Ах прости, моя милая ма-ама!

   И долго еще разносится над  водой искаженный эхом, как бы чужой голос:
   - Ма-ама!  Ма-а-а-ама-а!  А-а-а!
   Вздохнув, девочка усаживается удобнее, подтянув острые коленки к груди, обхватив их поцарапанными загорелыми руками. Синее платьице с белыми крапинками выгорело, жесткие пшеничные волосы заплетены в толстенную   коротковатую косицу.  Мама и бабушка говорят, по цвету и форме она похожа на сдобную плетенку, что продавались до войны в булочной купца Винокурова. Мать иногда шутит:
   - Вот уж коли и совсем нечего есть станет, отрежем Нинкину косу и съедим заместо сдобы. 
   Но Нина знает: никто ее косу не тронет. Уж сколько раз  есть и впрямь было нечего.
   
   Бабушка выполоскала белье, сложила его в корзины. Сойдя с мостков, села рядом с внучкой на днище лодки. Перевязывая платок и заранее упреждая внучкин вопрос, начинает:
   - Не знают, не ведают ныне, кто первым сплавился по Оби и остановился возле Камня в устье безымянной речки. Ведают одно - добрым был тот человек. Потому что вскоре, как грибы после дождя, выросли на крутом бережку, выстроившись в ряд, добротные сосновые избы. Обросли подворьями, хлевами да сеновалами.
   Распахали поселенцы в черноземной степи пашни, посеяли пшеницу, начали разводить льны да конопли. Навострив косы, валили на сено богатые степные травы. Получалось то сено душистым и сытным, почти на треть состояло оно из сладкой луговой клубники.   А хорошо в зимнюю стужу натеребить горстку сморщенных ягод и кинуть их в рот. Всю зиму хранит сухая ягода июльский степной аромат.

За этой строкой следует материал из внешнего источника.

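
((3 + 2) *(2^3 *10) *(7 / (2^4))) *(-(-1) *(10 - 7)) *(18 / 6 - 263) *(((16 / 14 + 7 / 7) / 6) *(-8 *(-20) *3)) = -23400000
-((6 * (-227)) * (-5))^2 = -46376100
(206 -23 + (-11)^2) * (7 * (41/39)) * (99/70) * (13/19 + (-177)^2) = 6443137536/65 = 99125192.86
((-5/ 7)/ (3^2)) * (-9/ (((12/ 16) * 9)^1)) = 0.11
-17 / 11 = -1.55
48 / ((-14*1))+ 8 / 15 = -2.90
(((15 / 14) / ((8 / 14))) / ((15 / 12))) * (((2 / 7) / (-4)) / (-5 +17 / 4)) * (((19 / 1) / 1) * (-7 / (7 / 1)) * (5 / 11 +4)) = -133 / 11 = -12.09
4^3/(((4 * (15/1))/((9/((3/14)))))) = 224/5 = 44.80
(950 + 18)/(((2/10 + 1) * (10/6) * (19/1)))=484/19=25.47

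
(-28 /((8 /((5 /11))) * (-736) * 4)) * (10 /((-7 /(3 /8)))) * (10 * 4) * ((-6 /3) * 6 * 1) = 0.14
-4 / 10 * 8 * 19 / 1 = -304 / 5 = -60.80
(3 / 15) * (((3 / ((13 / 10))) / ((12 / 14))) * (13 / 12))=7 / 12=0.58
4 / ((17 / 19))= 4.47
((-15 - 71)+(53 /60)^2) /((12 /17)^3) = -1507264183 /6220800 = -242.29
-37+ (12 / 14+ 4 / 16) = -1005 / 28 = -35.89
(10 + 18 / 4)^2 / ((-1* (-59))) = 841 / 236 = 3.56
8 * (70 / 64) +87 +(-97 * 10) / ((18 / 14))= -23713 / 36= -658.69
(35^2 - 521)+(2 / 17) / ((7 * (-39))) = 3267262 / 4641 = 704.00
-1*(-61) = 61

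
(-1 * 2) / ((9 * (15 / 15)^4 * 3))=-2 / 27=-0.07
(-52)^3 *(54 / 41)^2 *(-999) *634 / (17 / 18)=4674388466801664 / 28577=163571699856.59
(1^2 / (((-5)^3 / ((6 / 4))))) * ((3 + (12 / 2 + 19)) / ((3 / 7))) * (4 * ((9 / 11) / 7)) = -504 / 1375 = -0.37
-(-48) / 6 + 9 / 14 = 121 / 14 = 8.64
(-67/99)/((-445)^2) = -67/19604475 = -0.00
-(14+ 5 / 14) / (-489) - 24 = -54701 / 2282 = -23.97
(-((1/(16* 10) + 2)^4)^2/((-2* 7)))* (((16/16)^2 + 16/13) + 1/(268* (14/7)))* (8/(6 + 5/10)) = 1753743647640720325127877/34042340284825600000000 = 51.52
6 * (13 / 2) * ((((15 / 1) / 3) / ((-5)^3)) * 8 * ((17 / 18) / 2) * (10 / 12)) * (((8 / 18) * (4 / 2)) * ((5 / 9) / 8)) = -221 / 729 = -0.30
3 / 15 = 1 / 5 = 0.20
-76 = -76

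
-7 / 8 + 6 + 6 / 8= 47 / 8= 5.88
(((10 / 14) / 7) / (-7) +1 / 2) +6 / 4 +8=3425 / 343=9.99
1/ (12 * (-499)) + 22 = 131735/ 5988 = 22.00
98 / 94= 49 / 47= 1.04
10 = 10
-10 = -10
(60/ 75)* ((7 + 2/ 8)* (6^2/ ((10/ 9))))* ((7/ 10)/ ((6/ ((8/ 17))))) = 21924/ 2125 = 10.32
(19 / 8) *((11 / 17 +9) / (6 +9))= 779 / 510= 1.53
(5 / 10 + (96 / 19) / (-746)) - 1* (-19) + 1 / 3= 843065 / 42522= 19.83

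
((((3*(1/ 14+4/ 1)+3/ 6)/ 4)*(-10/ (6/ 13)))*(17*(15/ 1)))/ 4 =-491725/ 112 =-4390.40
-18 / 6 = -3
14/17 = 0.82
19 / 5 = 3.80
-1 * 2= -2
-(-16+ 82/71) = 1054/71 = 14.85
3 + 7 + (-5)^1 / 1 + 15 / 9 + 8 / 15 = 36 / 5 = 7.20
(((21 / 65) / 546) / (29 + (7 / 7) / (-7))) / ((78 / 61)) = 427 / 26627640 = 0.00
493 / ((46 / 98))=24157 / 23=1050.30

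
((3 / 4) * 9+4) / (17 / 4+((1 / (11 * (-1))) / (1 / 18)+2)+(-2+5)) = 473 / 335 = 1.41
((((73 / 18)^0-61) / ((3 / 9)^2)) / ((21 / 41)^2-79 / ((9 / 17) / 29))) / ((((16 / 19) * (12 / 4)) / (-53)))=-685570635 / 261863752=-2.62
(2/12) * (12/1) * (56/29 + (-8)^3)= -29584/29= -1020.14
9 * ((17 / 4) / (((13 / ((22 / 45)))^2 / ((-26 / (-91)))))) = 4114 / 266175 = 0.02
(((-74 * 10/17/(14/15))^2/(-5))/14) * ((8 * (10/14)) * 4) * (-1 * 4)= 1971360000/693889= 2841.03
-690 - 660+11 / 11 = -1349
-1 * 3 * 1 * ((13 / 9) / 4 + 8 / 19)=-535 / 228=-2.35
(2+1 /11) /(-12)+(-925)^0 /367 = -8309 /48444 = -0.17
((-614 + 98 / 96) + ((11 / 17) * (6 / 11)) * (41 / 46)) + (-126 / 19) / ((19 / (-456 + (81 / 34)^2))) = -52462710793 / 115179216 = -455.49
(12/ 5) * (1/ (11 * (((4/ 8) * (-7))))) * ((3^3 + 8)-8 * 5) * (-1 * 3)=-0.94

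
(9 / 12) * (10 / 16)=15 / 32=0.47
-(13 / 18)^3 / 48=-2197 / 279936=-0.01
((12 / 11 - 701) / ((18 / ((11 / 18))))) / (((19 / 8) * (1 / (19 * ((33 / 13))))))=-169378 / 351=-482.56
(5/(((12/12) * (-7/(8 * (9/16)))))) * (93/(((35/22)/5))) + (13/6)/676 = -14362871/15288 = -939.49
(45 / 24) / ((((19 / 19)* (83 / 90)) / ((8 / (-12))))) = -1.36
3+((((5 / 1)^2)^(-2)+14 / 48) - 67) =-955601 / 15000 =-63.71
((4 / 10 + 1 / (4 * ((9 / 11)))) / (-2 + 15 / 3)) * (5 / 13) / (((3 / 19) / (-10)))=-12065 / 2106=-5.73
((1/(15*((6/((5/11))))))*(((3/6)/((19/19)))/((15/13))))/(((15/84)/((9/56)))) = 13/6600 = 0.00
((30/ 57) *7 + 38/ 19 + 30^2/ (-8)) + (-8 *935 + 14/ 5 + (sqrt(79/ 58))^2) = -20890211/ 2755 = -7582.65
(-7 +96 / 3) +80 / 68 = 445 / 17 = 26.18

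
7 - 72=-65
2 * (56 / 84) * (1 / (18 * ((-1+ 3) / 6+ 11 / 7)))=0.04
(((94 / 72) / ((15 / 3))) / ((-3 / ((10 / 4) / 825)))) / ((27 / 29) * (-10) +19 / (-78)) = 17719 / 641846700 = 0.00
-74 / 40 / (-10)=37 / 200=0.18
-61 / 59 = -1.03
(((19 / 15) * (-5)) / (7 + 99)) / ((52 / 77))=-1463 / 16536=-0.09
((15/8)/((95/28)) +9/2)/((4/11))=264/19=13.89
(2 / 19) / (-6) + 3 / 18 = 17 / 114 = 0.15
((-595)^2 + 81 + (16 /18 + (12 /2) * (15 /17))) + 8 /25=1354480324 /3825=354112.50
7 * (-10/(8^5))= -35/16384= -0.00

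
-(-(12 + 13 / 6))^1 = 14.17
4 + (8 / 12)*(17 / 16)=113 / 24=4.71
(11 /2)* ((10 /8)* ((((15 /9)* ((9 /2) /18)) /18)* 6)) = 275 /288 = 0.95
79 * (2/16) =79/8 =9.88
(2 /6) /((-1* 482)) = -1 /1446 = -0.00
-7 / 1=-7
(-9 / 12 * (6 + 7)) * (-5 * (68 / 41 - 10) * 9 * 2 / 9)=-33345 / 41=-813.29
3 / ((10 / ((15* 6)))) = 27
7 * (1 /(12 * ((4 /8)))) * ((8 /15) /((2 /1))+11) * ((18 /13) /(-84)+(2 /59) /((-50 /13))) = -88283 /265500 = -0.33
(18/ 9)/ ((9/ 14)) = 28/ 9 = 3.11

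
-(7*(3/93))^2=-49/961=-0.05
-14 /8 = -7 /4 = -1.75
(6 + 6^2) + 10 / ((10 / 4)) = 46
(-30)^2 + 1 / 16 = 14401 / 16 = 900.06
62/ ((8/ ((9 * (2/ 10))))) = 279/ 20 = 13.95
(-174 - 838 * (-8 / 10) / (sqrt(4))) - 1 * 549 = -1939 / 5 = -387.80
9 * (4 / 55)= 36 / 55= 0.65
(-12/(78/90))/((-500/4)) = 0.11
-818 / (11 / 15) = -12270 / 11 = -1115.45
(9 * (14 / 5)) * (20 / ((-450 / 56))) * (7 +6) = -20384 / 25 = -815.36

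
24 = 24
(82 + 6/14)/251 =0.33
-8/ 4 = -2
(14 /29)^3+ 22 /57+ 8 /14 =10411454 /9731211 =1.07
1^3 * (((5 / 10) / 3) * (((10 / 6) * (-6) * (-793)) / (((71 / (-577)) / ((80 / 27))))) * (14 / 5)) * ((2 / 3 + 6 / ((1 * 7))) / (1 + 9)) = -234271232 / 17253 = -13578.58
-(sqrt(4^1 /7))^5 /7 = -32*sqrt(7) /2401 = -0.04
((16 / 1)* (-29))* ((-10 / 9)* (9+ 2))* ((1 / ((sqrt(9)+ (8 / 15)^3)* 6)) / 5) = 58000 / 967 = 59.98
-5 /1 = -5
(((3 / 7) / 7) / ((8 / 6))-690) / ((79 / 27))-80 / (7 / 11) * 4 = -11437477 / 15484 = -738.66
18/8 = 9/4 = 2.25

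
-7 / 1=-7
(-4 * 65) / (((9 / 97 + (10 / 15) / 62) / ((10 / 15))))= -781820 / 467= -1674.13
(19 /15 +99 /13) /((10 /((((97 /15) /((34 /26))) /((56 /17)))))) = 42001 /31500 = 1.33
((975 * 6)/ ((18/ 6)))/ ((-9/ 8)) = -5200/ 3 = -1733.33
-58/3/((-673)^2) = -58/1358787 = -0.00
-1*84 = -84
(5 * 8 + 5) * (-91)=-4095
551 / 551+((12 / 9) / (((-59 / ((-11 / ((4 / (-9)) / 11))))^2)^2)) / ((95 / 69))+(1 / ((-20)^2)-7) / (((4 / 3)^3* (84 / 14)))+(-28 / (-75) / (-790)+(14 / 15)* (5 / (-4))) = 2041286449430871929 / 4656168668416000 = 438.40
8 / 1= 8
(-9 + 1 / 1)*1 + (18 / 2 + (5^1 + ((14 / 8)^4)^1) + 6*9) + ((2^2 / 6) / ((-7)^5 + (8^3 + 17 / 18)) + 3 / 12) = 5227944653 / 75083008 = 69.63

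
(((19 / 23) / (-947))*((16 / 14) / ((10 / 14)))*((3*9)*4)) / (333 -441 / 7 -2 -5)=-16416 / 28642015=-0.00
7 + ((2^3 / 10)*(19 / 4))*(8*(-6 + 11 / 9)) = -6221 / 45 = -138.24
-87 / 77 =-1.13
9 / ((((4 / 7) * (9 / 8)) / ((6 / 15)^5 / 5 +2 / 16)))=1.78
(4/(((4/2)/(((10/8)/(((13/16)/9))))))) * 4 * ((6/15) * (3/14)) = 864/91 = 9.49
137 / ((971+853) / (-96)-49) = -137 / 68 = -2.01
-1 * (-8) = 8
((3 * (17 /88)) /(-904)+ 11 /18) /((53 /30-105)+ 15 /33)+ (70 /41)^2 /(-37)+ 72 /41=38248173516739 /22884242720352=1.67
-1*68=-68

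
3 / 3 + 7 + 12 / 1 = 20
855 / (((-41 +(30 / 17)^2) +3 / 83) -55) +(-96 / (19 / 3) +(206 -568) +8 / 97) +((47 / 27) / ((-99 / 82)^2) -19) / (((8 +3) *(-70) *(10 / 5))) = -2871756023369729141 / 7434537977504484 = -386.27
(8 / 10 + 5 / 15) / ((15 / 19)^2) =6137 / 3375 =1.82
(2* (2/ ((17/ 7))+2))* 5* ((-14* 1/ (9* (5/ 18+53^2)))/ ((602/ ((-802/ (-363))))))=-256640/ 4472701717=-0.00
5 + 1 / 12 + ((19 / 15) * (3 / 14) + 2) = 3089 / 420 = 7.35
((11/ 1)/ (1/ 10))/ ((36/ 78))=715/ 3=238.33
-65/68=-0.96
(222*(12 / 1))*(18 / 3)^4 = 3452544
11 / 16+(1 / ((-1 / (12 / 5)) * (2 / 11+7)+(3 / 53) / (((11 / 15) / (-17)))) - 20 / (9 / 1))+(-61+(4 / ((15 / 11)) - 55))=-497983223 / 4336560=-114.83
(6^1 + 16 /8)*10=80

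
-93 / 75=-31 / 25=-1.24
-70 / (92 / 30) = -525 / 23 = -22.83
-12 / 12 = -1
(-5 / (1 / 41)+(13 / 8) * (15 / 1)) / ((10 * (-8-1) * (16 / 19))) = 5491 / 2304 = 2.38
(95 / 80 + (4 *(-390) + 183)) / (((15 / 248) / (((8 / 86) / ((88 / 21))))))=-4776821 / 9460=-504.95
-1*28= -28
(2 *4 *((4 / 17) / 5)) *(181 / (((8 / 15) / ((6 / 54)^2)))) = 724 / 459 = 1.58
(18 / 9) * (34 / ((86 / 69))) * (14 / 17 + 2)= 6624 / 43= 154.05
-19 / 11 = -1.73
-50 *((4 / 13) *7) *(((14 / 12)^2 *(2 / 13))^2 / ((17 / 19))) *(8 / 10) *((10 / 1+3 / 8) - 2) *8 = -855812440 / 3025269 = -282.89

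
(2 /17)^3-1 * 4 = -19644 /4913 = -4.00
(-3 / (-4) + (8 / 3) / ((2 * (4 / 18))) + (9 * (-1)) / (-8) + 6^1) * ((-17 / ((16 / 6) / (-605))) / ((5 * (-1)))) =-684981 / 64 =-10702.83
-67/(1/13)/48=-871/48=-18.15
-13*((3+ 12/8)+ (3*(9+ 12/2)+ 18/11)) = -14625/22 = -664.77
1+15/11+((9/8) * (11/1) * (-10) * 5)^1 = -27121/44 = -616.39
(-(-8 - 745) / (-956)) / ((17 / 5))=-3765 / 16252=-0.23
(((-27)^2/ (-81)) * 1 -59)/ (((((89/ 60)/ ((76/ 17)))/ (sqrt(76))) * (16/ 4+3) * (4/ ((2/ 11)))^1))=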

   Непуганая птица гнездилась в прибрежных камышах речки Каменки и несчетных озер, косяки сорной рыбы - чебака да карася - сами шли в сети  и мережи. Рыболовством и охотою промышляли лишь детишки да старики. "Пусть забавляются", - усмехались в пышные усы хлебопашцы.
   Так славно и приветливо зажили в устье Каменки пришлые. А коль на приглашение их не заворачивал кто к берегу тому вслед суеверно крестились устькаменцы: недобрый, знать, проплыл человек.
   Недобрый не был беглым,  не скрывался от царской да господской неволи. Такие-то как раз и находили приют в Усть-Каменке, иные и оставались здесь, обрастали семьями и хозяйством.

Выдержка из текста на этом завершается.